Игнорируя своего нового компаньона, я попыталась читать книгу, которую впервые открыла после покупки в «Блэквелле» — нашем оксфордском книжном супермаркете, напоминающем пещеру. Я могла сутками сидеть в «Блэквелле» и читать главным образом самоучители, но роман «Вдали от обезумевшей толпы» входил в программу семестра. В отличие от поэзии и драматургии, романы я не любила. А читать надо было много. Работы было столько, что это сводило на нет все плюсы моей специализации на английской литературе.

— Читаешь Харди? — вежливо спросил вежливый Брайан.

— Да. Читала бы, если бы не отвлекали, — буркнула я, снова приступая к первому предложению предисловия.

— Вообще-то Харди — один из моих любимых писателей, — не унимался Брайан. — Ты «Тэсс» читала?

— Фильм смотрела, — ответила я.

— Неплохая экранизация, как ты думаешь?

Откуда мне было знать. Я ведь не читала книгу после фильма. Я даже не знала, что название книги не просто «Тэсс». Но кивнула головой.

— Мне нравится там девушка, — сказал Брайан. — Кстати, меня зовут Брайан Корен.

— Бва-айан, — машинально сказала я. Я не могла удержаться от ассоциаций с римским императором в исполнении Майкла Палина: на первом курсе мы пересматривали монти-пайтоновскую «Жизнь Брайана»[3] по два раза в неделю. В комнате отдыха первокурсников было всего две видеокассеты (другим фильмом был «Крепкий орешек»). Я прижала ладонь к губам, сообразив, что я говорю.

Брайан рассмеялся несколько уязвлено.

— Монти Пайтон, да? Этот фильм — проклятье всей моей жизни. Моей жизни Бва-айана.

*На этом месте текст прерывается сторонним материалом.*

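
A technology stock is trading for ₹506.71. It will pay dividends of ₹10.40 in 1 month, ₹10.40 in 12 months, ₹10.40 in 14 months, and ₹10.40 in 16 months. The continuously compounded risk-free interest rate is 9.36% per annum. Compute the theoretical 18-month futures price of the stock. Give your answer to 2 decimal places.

PV(dividends) I = 10.40·e^(−0.0936·1/12) + 10.40·e^(−0.0936·12/12) + 10.40·e^(−0.0936·14/12) + 10.40·e^(−0.0936·16/12)
I = 10.3192 + 9.4707 + 9.3241 + 9.1798 = 38.2938
F = (S − I)·e^(rT) = (506.71 − 38.2938) · e^(0.0936·18/12)
= 468.4162 · e^0.140400 = 468.4162 × 1.150734 = ₹539.02

₹539.02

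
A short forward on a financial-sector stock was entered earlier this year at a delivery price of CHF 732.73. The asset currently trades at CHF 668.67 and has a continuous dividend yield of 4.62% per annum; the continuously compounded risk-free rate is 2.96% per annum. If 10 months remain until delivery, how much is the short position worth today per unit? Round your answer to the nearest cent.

Current fair forward for the remaining 10 months: F = S·e^((r − q)·T), (r − q) = 0.0296 − 0.0462 = -0.0166
F = 668.67 · e^(-0.0166 × 10/12) = 668.67 × 0.986262 = 659.4838
Value of long forward = (F − K)·e^(−rT) = (659.4838 − 732.73) · e^(−0.0296·10/12)
= -73.2462 × 0.975635 = -71.46
Short position value = −(long value) = CHF 71.46

CHF 71.46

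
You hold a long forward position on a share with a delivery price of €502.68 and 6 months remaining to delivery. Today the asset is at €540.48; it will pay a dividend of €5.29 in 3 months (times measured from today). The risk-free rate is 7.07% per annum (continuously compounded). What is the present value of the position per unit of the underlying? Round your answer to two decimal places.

PV(remaining dividends) I = 5.29·e^(−0.0707·3/12) = 5.1973
Current forward F = (S − I)·e^(rT) = (540.48 − 5.1973)·e^(0.0707·6/12) = 535.2827 × 1.035982 = 554.5432
Value (long) = (F − K)·e^(−rT) = (554.5432 − 502.68) × 0.965268 = 50.0619
Value = €50.06

€50.06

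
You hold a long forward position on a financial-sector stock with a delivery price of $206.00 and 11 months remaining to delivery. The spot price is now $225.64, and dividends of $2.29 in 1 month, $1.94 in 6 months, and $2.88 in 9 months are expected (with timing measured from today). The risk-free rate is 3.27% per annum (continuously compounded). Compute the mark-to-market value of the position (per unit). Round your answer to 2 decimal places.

$18.72

PV(remaining dividends) I = 2.29·e^(−0.0327·1/12) + 1.94·e^(−0.0327·6/12) + 2.88·e^(−0.0327·9/12) = 7.0025
Current forward F = (S − I)·e^(rT) = (225.64 − 7.0025)·e^(0.0327·11/12) = 218.6375 × 1.030429 = 225.2904
Value (long) = (F − K)·e^(−rT) = (225.2904 − 206.00) × 0.970470 = 18.7208
Value = $18.72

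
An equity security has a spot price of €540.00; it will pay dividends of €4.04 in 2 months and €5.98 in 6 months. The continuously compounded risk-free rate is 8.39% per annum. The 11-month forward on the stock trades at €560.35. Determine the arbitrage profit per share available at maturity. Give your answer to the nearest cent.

€12.32 per share

PV(dividends) I = 4.04·e^(−0.0839·2/12) + 5.98·e^(−0.0839·6/12) = 9.7182
Fair forward F* = (S − I)·e^(rT) = (540.00 − 9.7182)·e^0.076908 = 530.2818 × 1.079943 = 572.6741
Market €560.35 < fair 572.6741: forward underpriced → reverse cash-and-carry (short the stock, invest proceeds at r, pay the dividends, go long the forward).
Profit at T = |F_mkt − F*| = |560.35 − 572.6741| = €12.32 per share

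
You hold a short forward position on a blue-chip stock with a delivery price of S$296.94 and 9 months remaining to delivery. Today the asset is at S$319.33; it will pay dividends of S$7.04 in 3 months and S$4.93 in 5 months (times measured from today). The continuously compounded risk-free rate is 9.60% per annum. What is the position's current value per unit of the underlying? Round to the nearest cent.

PV(remaining dividends) I = 7.04·e^(−0.0960·3/12) + 4.93·e^(−0.0960·5/12) = 11.6097
Current forward F = (S − I)·e^(rT) = (319.33 − 11.6097)·e^(0.0960·9/12) = 307.7203 × 1.074655 = 330.6932
Value (long) = (F − K)·e^(−rT) = (330.6932 − 296.94) × 0.930531 = 31.4084
Short position value = −(long value) = -S$31.41

-S$31.41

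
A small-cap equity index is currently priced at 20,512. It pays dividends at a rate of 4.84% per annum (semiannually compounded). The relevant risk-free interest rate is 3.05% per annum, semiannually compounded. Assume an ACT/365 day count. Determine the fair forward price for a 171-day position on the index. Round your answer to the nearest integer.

20,344

F = S · (1+r/2)^(2T) / (1+q/2)^(2T)
= 20512 × 1.014282 / 1.022658 = 20512 × 0.991810
F = 20,344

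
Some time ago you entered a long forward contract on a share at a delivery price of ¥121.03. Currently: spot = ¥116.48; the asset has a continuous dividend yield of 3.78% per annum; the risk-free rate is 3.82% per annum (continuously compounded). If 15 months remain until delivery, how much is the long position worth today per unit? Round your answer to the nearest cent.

Current fair forward for the remaining 15 months: F = S·e^((r − q)·T), (r − q) = 0.0382 − 0.0378 = 0.0004
F = 116.48 · e^(0.0004 × 15/12) = 116.48 × 1.000500 = 116.5382
Value of long forward = (F − K)·e^(−rT) = (116.5382 − 121.03) · e^(−0.0382·15/12)
= -4.4918 × 0.953372 = -4.28

-¥4.28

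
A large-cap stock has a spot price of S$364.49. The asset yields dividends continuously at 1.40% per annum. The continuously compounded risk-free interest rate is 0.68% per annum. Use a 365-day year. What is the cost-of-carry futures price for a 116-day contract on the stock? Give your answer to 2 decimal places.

S$363.66

F = S·e^((r − q)T) = 364.49 · e^((0.0068 − 0.0140) × 116/365)
= 364.49 · e^-0.002288 = 364.49 × 0.997715
F = S$363.66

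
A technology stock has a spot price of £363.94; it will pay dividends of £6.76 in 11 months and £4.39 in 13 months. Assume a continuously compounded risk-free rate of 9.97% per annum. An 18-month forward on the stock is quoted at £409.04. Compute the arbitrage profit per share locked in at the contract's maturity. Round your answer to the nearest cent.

PV(dividends) I = 6.76·e^(−0.0997·11/12) + 4.39·e^(−0.0997·13/12) = 10.1101
Fair forward F* = (S − I)·e^(rT) = (363.94 − 10.1101)·e^0.149550 = 353.8299 × 1.161312 = 410.9069
Market £409.04 < fair 410.9069: forward underpriced → reverse cash-and-carry (short the stock, invest proceeds at r, pay the dividends, go long the forward).
Profit at T = |F_mkt − F*| = |409.04 − 410.9069| = £1.87 per share

£1.87 per share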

— Извини, — сказала я, сморкаясь в платок. В это время года у меня всегда был насморк. — Это я машинально. Такая местная шутка.

— Понял. А тебя?

— Что меня?

— Тебя как зовут? — не отступался он.

— А! Элизабет Джордан. — Я сунула платок в карман и машинально протянула руку.

— Рад познакомиться. Элизабет — это в честь английской королевы? — спросил он, довольно крепко пожимая мне руку.

— Нет, — засмеялась я. — Мои родители не похожи на монархистов. Кажется, меня назвали в честь Лиз Тейлор.

— Кинозвезды? Ого. Кажется, я знаю почему, — кивнул он. — У вас глаза похожи.

— У меня и Лиз Тейлор? — я задохнулась. По-моему, у нее самые красивые глаза в мире. — Ты правда так думаешь? — с жаром спросила я.

— Во всяком случае и у тебя и у нее по два глаза, — подлил он ложку дегтя, но сделал это с улыбкой. С довольно милой улыбкой, говорившей о том, что он, вероятно, просто пытается освоить английский сарказм.

— У меня еще и зубы свои, — добавила я, чтоб он понял, что я не обиделась.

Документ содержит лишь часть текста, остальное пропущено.